The true test, though, is to see if your motor neuron does anything with muscle. Myoblasts can be cultured from a biopsy . . . a hunk of your own muscle. We culture them together and omg I just saw a video of a hunk of myoblast throbbing under the influence of motor neurons grown from stem cells. “It doesn’t just look like a motor neuron, or smell like a neuron, or talk like a neuron . . . it is a motor neuron.”
How do you get those motor neurons to grow fast? They’ve created a substance that works. He doesn’t name it, just refers to it as an “attractant.”
Two months after transplantation . . . here’s a slide that shows –2 months after transplation — that the motor neurons are bundling themselves together and heading out to get to work. And–holy freakin’ smokes– he’s got rats that were 6 months post injury . . . he gives them the “attractant” shots into their non-functional limbs, leaving one limb untreated. The video shows the rats clearly able to use the treated limbs while the untreated one drags along.

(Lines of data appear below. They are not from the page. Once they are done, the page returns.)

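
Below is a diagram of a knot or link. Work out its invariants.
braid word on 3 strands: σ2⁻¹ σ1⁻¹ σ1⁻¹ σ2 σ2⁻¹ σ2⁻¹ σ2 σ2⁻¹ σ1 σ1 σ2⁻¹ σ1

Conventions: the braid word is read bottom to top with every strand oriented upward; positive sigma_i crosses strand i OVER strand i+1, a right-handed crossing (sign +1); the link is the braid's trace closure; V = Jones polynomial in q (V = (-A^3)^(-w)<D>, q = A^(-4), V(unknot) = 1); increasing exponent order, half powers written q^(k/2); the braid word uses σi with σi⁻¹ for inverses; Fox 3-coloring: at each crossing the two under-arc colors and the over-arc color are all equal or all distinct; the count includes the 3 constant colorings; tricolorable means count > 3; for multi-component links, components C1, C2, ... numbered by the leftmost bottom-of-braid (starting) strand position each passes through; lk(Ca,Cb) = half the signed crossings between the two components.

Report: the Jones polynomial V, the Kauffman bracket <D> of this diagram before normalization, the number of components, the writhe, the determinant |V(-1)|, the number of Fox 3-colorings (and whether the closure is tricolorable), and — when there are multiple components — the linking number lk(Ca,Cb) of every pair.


V = -q^-5 + q^-4 - q^-3 + 2q^-2 - q^-1 + 2 - q
<D> = -A^-10 + 2A^-6 - A^-2 + 2A^2 - A^6 + A^10 - A^14 (w = -2)
1 component over 12 crossings, w = -2
9 Fox colorings among 3^12, |V(-1)| = 9: tricolorable
why: w = -2 shifts under R1 moves; the (-A^3)^(2) factor cancels that in V


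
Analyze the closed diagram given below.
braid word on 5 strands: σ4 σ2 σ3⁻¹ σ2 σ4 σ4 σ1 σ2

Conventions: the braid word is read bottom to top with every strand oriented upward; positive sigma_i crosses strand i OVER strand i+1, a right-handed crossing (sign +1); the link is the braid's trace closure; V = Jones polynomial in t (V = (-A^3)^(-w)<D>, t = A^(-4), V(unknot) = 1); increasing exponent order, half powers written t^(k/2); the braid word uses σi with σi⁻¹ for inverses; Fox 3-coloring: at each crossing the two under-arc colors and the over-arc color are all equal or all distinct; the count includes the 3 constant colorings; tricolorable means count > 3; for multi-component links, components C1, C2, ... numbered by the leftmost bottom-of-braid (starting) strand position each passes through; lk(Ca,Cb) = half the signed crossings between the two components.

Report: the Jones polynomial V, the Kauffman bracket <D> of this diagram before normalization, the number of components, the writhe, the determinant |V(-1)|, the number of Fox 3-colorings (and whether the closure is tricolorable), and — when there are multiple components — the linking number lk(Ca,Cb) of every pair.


Jones polynomial: V(t) = t^2 + 2t^4 - 2t^5 + t^6 - 2t^7 + t^8
<D> = A^-14 - 2A^-10 + A^-6 - 2A^-2 + 2A^2 + A^10; writhe +6
components 1, writhe +6 (8 crossings)
3-colorings: 27 of 3^8, det 9 — tricolorable
note: w = +6 shifts under R1 moves; the (-A^3)^(-6) factor cancels that in V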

The strategy to use this treatment starts with type 1 infantile SMA, followed by terminal ALS, followed by chronic sci. The reason to test other populations first is that the window is very, very quick (the patients are terminal); if he began with chronic sci, it would take a lot longer.
The list of challenges to clinical translation has 10 items on it, and the last one is the isolation of academics — we need to engage industry, the FDA, the government. Whose job is it?
We’re way thrilled here, people.
He’s saying that he’s learned a lot from the sci population about what it wants. Well, obviously complete reversal is the goal in the end. But should we ignore what could be accomplished along the way? They’re going to use their “attractant with motor neuron” therapy to target a single muscle . . . then move on to another one.
The oeg’s and motor neurons that will be part of the treatment do not come from our own bodies . . . which means that those who use those treatments will have to be on lifelong immunosuppression– which carries some issues and is undeniably a detriment. Which is why they’re working ways to use our own tissues to create the cells that can fix what’s wrong with us.
Yikes, I hope I captured the gist of that, because it was quite amazing and delivered at warp speed.